We could have all the things he mentions and people will still want a cashier who stands eight hours a day, a barista who makes their flat whites, or a babysitter for their kids. And despite the abundance, they’re going to want those people to suffer in poverty.
How do I know? Because we have abundance and poverty right now.
I’m especially cynical when it comes to the “cure all human diseases” part.
You want to manage a disease. Make it tolerable and survivable. That way, you’ve got a patient customer for life, and you can milk them for decades.
I’m sure we could do all of these things if we weren’t biased towards consolidating power into the hands of a few biased individuals.
Of course, I’m just quoting Fourth International Posadist rhetoric, but Posadas may have a point.
I can confidently say we won’t do any of these things until we can kill capitalism and trends towards autocracy.
I can confidently say we won’t do any of these things until we can kill capitalism and trends towards autocracy.
So basically never. The appetite of the regular person to revolt is nonexistent, unfortunately.

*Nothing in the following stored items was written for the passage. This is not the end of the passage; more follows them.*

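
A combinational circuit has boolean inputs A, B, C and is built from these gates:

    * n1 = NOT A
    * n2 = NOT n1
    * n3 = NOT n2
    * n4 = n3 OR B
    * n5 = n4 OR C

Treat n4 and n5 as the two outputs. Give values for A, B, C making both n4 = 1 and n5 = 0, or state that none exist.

no solution exists

Across all 8 input combinations, none give both n4 = 1 and n5 = 0.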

Never is a long time. The common people are tiring of what capitalism has wrought and the ongoing drive to force people to do more for less and discard those who are sufficiently useful. Our appetite to revolt may well be fueled by this push. A greater danger is the tendency for successful revolutions to turn into serial dictatorships, each overthrowing the previous one until everyone is dead tired of war. France took around a century to sort itself out from monarchy, and today is still capitalist.
On the other hand, the climate crisis might drive us to extinction, and if it doesn’t, is estimated (by the few who dare to estimate it) to reduce the population to below 500 million. If we end up migrant tribes again, we might be able to tackle the trends towards feudalism early.

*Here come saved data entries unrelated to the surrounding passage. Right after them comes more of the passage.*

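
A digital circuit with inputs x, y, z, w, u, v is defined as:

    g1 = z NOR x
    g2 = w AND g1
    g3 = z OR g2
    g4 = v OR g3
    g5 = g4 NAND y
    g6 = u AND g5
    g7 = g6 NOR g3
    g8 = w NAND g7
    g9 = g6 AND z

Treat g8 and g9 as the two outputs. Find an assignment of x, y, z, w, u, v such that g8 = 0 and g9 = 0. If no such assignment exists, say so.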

And the climate crisis is not the only great filter we’re being confronted with. Personally, I don’t hope anymore so much as look soberly at where we are now and try to guess at where we’ll go. And for now the best we can do in the US is hope we can obstruct and delay the steady march towards autocratic fascism until the desperados running the Republican party can’t keep it together anymore.
I know that’s not inspiring, but if someone is saying something to inspire us, they’re taking us for marks.